Provide a mechanism to store "secrets" securely
There needs to be a way to store credentials and other secrets securely for use by crunch containers.
Requirements / use cases:
- At runtime, crunch container must be able to get credentials to access remote resources, for example data transfer to remote object storage
- Storing credentials easily visible places such as the container record, git repo, keep collection or docker image is unacceptable.
- Storing unencrypted credentials directly in the Arvados Postgres database is not desirable. Homebrew schemes for encrypting credentials are also not desirable.
- We refer to credentials using a symbolic name, look them up to get the credentials
- Because access of containers is based on Arvados user (+ special container token) access control to read credentials should also be based on Arvados user and/or container token.
- From slides:
- All 3rd Party credentials will be stored in Vault-like secure system. Structure of a vault is key=value,
- Where vale are credentials provided by 3rd Party and key is being generated by operations portal.
- Initial proposal for generating credentials key is:
Based on the proposal, the essential development tasks are:
- Create secrets table in API server
- Create Vault plugin that interacts enables login with Arvados API token and interacts with secrets table to determine policy granting access to secrets.
- Arvados client support to work with secrets (at minimum, a command line client for reading, writing, and listing secrets which interacts with the API server and Vault)
In order to integrate secrets handling into CWL, a couple of additional tasks are necessary
- arvados-cwl-runner feature to indicate inputs that represent "secrets" and adjust the container request accordingly.
- Crunch-run feature to access Vault and perform substitution of secret into config file or environment just-in-time, as part of container setup, prior to running container.
Updated by Peter Amstutz over 5 years ago
- Description updated (diff)
A CWL job needs to push some data from keep to an external service that needs credentials (i.e. aws bucket with aws_access_key_id aws_secret_access_key or sftp with username/password). Which means that we need to give those credentials to the job at the moment we make the transfer.
Options we discard:
1. put the credentials as an input to the job
2. add the credentials to the docker image that runs
3. bake the compute image with those credentials
The problem is the fact that the credentials can easily be obtained by others/other jobs.
It seems to me that for this problem, at a conceptual level, it would be ideal if the per-container arvados token (which is only valid for the duration of the container's lifecycle, right?) could be used to access vault and get read to the credentials needed for the container to do its job.
I assume that would mean a Vault plugin, so that
vault login arvados_token
would result in a callback to our API server to ensure the token is valid.

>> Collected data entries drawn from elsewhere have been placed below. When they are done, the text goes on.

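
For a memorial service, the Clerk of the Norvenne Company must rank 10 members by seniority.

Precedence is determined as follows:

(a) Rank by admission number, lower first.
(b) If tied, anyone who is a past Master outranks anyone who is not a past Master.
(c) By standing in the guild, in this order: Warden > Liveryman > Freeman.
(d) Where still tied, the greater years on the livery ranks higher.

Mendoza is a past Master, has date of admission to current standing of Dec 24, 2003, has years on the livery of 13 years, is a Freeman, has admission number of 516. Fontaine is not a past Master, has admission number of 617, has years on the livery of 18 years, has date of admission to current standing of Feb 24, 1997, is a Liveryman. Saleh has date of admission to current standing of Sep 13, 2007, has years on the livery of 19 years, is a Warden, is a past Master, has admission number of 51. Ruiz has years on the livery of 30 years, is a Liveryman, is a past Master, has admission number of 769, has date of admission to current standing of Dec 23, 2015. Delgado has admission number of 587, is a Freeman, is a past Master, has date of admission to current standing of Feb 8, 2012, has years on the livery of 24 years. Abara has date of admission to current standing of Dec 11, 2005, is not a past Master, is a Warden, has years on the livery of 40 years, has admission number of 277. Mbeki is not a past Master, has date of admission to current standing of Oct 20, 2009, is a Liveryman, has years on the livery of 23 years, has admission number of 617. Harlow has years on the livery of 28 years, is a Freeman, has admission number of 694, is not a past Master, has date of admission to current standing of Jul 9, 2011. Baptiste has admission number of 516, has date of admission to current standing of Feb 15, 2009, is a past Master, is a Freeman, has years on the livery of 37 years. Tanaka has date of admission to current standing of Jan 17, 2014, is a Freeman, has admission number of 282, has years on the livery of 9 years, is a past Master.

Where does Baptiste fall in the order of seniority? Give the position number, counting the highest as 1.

4

By admission number (lower first): Saleh (51); then Abara (277); then Tanaka (282); then Baptiste and Mendoza (both 516); then Delgado (587); then Mbeki and Fontaine (both 617); then Harlow (694); then Ruiz (769).
Baptiste and Mendoza are each a past Master, so the next rule applies.
Baptiste and Mendoza are each Freeman, so the next rule applies.
Among Baptiste and Mendoza, by years on the livery (higher first): Baptiste (37 years) before Mendoza (13 years).
Mbeki and Fontaine are each not a past Master, so the next rule applies.
Mbeki and Fontaine are each Liveryman, so the next rule applies.
Among Mbeki and Fontaine, by years on the livery (higher first): Mbeki (23 years) before Fontaine (18 years).
Order: Saleh, Abara, Tanaka, Baptiste, Mendoza, Delgado, Mbeki, Fontaine, Harlow, Ruiz. So position 4.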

Vault would then also need a mechanism to determine what policy (aka, what secrets) the arvados_token has access to. Should our API server tell it that, too?
Other things discussed:
- Wrapped responses -- these are tokens which can only be used to read a secret once. Provides auditing capability to know if a secret was potentially intercepted by a third party. Could be used to pass through a token in the clear.
How do we automate the "wrap" invocation at the appropriate time?
Requires workflow submitter have access to Vault with separate credentials from their Arvados credentials. We decided we don't want that.
Updated by Peter Amstutz over 5 years ago
Basic options are:
- Submitter gets a single use token or wrapped response from Vault, container looks it up, authorization based on vault user
- Submitter provides identifier of credential, container looks it up, authorization based on Arvados user
First case requires that submitter have access to credential.
Second case makes it possible to limit the ability for the submitter to read a credential.
-> For example, have a scoped token that only allows creating container request and not reading anything back (even the container).